Я все еще горячо сожалею, что у мне не хватило мужества уйти сразу. Вместо этого я устроил забастовку из проволочек – точнее было бы сказать, просто перестал работать. В последующие дни, хотя я вовремя являлся на работу и уходил ровно в пять с последним ударом часов, на моем столе выросла целая гора непрочитанных рукописей. В полдень я больше не листал «Пост», а отправлялся к киоску близ Таймс-сквера и покупал «Дейли уоркер», которую без всякой бравады – вернее, спокойно и без интереса – читал или пытался читать, сидя по обыкновению за своим столом, жуя сандвич с копченым мясом и кошерным маринованным огурцом и наслаждаясь каждым мгновением, в течение которого я разыгрывал в этой крепости белых англосаксов двойную роль воображаемого коммуниста и фиктивного еврея. Я, наверное, слегка свихнулся, явившись на службу в мой последний рабочий день в старом, выцветшем «ночном горшке», какие носит морская пехота (в такой шапчонке Джон Уэйн снимался в «Песках Иводзимы»), и в костюме из легкой ткани в полоску; и уж я позаботился о том, чтобы Хорек заметил меня в этом нелепом одеянии, и так все подстроил, чтобы он в тот же день застукал меня, когда я на прощание совершал диссидентскую акцию…

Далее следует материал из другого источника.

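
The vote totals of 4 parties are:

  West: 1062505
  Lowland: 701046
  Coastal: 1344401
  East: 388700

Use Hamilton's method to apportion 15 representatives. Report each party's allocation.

West 4, Lowland 3, Coastal 6, East 2

Standard divisor: 3496652 ÷ 15 ≈ 233110.133.
Standard quotas: West 4.5580, Lowland 3.0074, Coastal 5.7672, East 1.6675.
Lower quotas: West 4, Lowland 3, Coastal 5, East 1 (sum 13, leaving 2 seats).
Remainders in descending order: Coastal 0.7672, East 0.6675, West 0.5580, Lowland 0.0074.
Largest remainders: Coastal, East receive the extra seats.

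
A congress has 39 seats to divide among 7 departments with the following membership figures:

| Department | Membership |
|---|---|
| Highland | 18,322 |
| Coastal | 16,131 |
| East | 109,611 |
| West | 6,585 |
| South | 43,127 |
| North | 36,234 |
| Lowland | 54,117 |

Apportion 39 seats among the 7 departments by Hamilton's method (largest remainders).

Highland: 3, Coastal: 2, East: 15, West: 1, South: 6, North: 5, Lowland: 7

Standard divisor: 284127 ÷ 39 ≈ 7285.308.
Standard quotas: Highland 2.5149, Coastal 2.2142, East 15.0455, West 0.9039, South 5.9197, North 4.9736, Lowland 7.4282.
Lower quotas: Highland 2, Coastal 2, East 15, West 0, South 5, North 4, Lowland 7 (sum 35, leaving 4 seats).
Remainders in descending order: North 0.9736, South 0.9197, West 0.9039, Highland 0.5149, Lowland 0.4282, Coastal 0.2142, East 0.0455.
Largest remainders: North, South, West, Highland receive the extra seats.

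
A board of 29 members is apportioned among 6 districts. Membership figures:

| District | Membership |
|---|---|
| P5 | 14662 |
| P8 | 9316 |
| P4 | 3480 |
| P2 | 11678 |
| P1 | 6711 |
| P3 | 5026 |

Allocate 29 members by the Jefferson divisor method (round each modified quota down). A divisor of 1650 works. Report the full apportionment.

P5: 8, P8: 5, P4: 2, P2: 7, P1: 4, P3: 3

With modified divisor 1650: modified quotas P5 8.886, P8 5.646, P4 2.109, P2 7.078, P1 4.067, P3 3.046.
Rounding down: P5 8, P8 5, P4 2, P2 7, P1 4, P3 3 (total 29).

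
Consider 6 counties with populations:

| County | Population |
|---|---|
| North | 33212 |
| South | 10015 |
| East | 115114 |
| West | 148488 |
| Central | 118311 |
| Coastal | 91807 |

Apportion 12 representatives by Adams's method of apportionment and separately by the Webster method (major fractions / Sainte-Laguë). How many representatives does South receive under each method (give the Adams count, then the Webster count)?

Adams: North 1, South 1, East 2, West 3, Central 3, Coastal 2.
Webster: North 1, South 0, East 3, West 3, Central 3, Coastal 2.
South gets 1 under Adams and 0 under Webster.

1 and 0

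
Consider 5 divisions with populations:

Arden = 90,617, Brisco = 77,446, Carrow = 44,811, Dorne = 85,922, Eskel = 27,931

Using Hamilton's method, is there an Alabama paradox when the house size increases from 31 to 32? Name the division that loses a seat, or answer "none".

none

At 31 seats: Arden 9, Brisco 7, Carrow 4, Dorne 8, Eskel 3.
At 32 seats: Arden 9, Brisco 8, Carrow 4, Dorne 8, Eskel 3.
No division's allocation decreased.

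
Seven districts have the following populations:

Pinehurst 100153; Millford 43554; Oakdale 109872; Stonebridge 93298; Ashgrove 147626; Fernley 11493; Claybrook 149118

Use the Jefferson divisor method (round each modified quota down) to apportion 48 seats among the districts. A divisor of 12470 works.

Pinehurst: 8, Millford: 3, Oakdale: 8, Stonebridge: 7, Ashgrove: 11, Fernley: 0, Claybrook: 11

With modified divisor 12470: modified quotas Pinehurst 8.032, Millford 3.493, Oakdale 8.811, Stonebridge 7.482, Ashgrove 11.838, Fernley 0.922, Claybrook 11.958.
Rounding down: Pinehurst 8, Millford 3, Oakdale 8, Stonebridge 7, Ashgrove 11, Fernley 0, Claybrook 11 (total 48).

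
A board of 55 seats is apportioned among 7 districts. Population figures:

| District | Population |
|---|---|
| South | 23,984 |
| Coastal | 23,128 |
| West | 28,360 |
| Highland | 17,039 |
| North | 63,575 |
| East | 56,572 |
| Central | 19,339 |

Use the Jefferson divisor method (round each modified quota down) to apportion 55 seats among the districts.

South 6; Coastal 5; West 7; Highland 4; North 15; East 14; Central 4

Standard divisor 231997/55 ≈ 4218.127; standard quotas: South 5.686, Coastal 5.483, West 6.723, Highland 4.039, North 15.072, East 13.412, Central 4.585.
Rounding down gives 5, 5, 6, 4, 15, 13, 4 = 52 seats, so the divisor must be adjusted.
With modified divisor 3980.61: modified quotas South 6.025, Coastal 5.810, West 7.125, Highland 4.280, North 15.971, East 14.212, Central 4.858.
Rounding down: South 6, Coastal 5, West 7, Highland 4, North 15, East 14, Central 4 (total 55).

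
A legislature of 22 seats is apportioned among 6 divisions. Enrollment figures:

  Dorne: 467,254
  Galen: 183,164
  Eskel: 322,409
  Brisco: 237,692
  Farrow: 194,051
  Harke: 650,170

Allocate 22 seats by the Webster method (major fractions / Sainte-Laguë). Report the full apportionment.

Dorne 5; Galen 2; Eskel 3; Brisco 3; Farrow 2; Harke 7

Standard divisor 2054740/22 ≈ 93397.273; standard quotas: Dorne 5.003, Galen 1.961, Eskel 3.452, Brisco 2.545, Farrow 2.078, Harke 6.961.
Rounding to the nearest integer gives Dorne 5, Galen 2, Eskel 3, Brisco 3, Farrow 2, Harke 7 — total 22, matching the house size, so no adjustment is needed.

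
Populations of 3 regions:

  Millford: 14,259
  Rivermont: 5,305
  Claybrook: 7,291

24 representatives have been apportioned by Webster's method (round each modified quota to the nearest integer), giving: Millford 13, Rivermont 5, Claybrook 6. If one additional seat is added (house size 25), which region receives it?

Claybrook

Priority for the next seat is population ÷ (current seats + 0.5).
Priorities: Millford 1056.222, Rivermont 964.545, Claybrook 1121.692.
Highest priority: Claybrook.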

Одной из услад моего пребывания в «Макгроу-Хилл» была величественная панорама Манхэттена, открывавшаяся с моего двадцатого этажа, перспектива – эти монолиты, минареты и шпили неизменно возрождали мои притуплённые чувства банальным, однако, искренним восторгом и сладостными надеждами, исстари свойственными американскому провинциальному парню. Буйные ветры со свистом летели мимо парапетов у окон «Макгроу-Хилл», и одним из моих любимых времяпрепровождений было бросить в окно лист бумаги и следить за его стремительным падением – как он проносится над крышами и затем нередко исчезает в глубоких каньонах вокруг Таймс-сквера, то падая камнем, то вдруг взмывая вверх. В тот день мне пришло в голову купить вместе с «Дейли уоркер» тюбик пенящейся массы – теперь дети пользуются ею вовсю, а тогда это было новшеством, – и, вернувшись к себе в кабинет, я выдул с полдюжины хрупких, прелестных, переливчатых шариков, предвкушая с жадным нетерпением человека, долго отказывавшего себе в плотских утехах и подошедшего к концу своею искуса, как они полетят по ветру. Я выпустил их один за другим в туманную глубину пропасти, и они превзошли все мои ожидания, осуществив тайную детскую мечту надуть шарик и послать на край света.